Да уж, даже эти слова вышли похожими на легкую истерику, думала она, шагая по коридорам отеля. Внезапно ее охватило острое чувство неловкости – будто она слишком высокая, и ее руки забавно болтаются, и взгляду трудно скользить с легкостью: словно она идет слишком шумно и быстро, слыша, как шаги стучат омерзительно не в такт с сердцем. «Слишком много о себе мнит», – вспомнила она, как няня в детстве говорила о ней, и подумала, что это мучительно и как бы ей отдать хотя бы частицу, чтобы не было так много, но ведь никто не возьмет, закончила она мысль, роясь в сумке холодными неловкими пальцами в поисках ключей от машины.
Ее муж появился через несколько минут в сопровождении Томпсона. Хоть она и знала, что наедине с Конрадом лучше не оставаться, ее раздосадовало, что он привел с собой Томпсона, как раздосадовало бы присутствие любого третьего. Машина стояла в тени, ей почему-то было зябко сидеть в ней. Флеминг медлил снаружи до тех пор, пока Томпсон не сказал: «Нет, садитесь вы вперед» – безобидное замечание, которое, как она знала, не должно было рассердить ее.
– Реши уже наконец хоть что-нибудь, – вмешалась она, – или опоздаешь на свой несчастный автобус.
Они расселись.
На автобус он опоздал.
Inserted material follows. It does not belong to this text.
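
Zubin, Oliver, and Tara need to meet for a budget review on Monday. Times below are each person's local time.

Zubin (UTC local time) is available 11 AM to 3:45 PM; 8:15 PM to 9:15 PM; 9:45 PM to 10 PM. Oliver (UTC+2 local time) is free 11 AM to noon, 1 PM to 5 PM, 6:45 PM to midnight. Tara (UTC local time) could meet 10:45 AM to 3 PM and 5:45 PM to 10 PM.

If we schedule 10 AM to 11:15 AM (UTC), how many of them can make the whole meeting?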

Добравшись до автовокзала, они увидели, как автобус скрывается из виду, взбираясь на холм.
– Меня Томпсон довезет, – сказал Флеминг.
Пропустив эти слова мимо ушей, она на излишне высокой скорости погнала машину к Мариньяну.
Флеминг всю дорогу болтал с Томпсоном: она заметила, что тот отвечает односложно, и прикинула, о чем он вообще думает, впрочем, думать ему было не о чем, и он не думал совсем.
Несмотря на ее быструю езду, автобус опередил их – главным образом потому, что она не сумела объехать его внушительную колышущуюся корму, – и они прибыли почти одновременно. Все они вышли, Томпсон взял багаж и отнес его к ждущему грузовичку. Они втроем остановились у двери, в которую прорывались пассажиры автобуса.
– Пусть идут, – сказал Томпсон. – Все они так путешествуют.
Они дождались, когда последний (предположительно самый слабый) из них мрачно протолкался в дверь, и наконец она была свободна. Самолет заходил на посадку. Когда он с ревом пролетел над их головами, Флеминг повернулся к Томпсону и дружески пожал ему руку.
– Рад был снова повидаться с вами. Непременно загляните к нам в Лондоне. Моя жена объяснит, как нас найти. Присмотрите за ней вместо меня.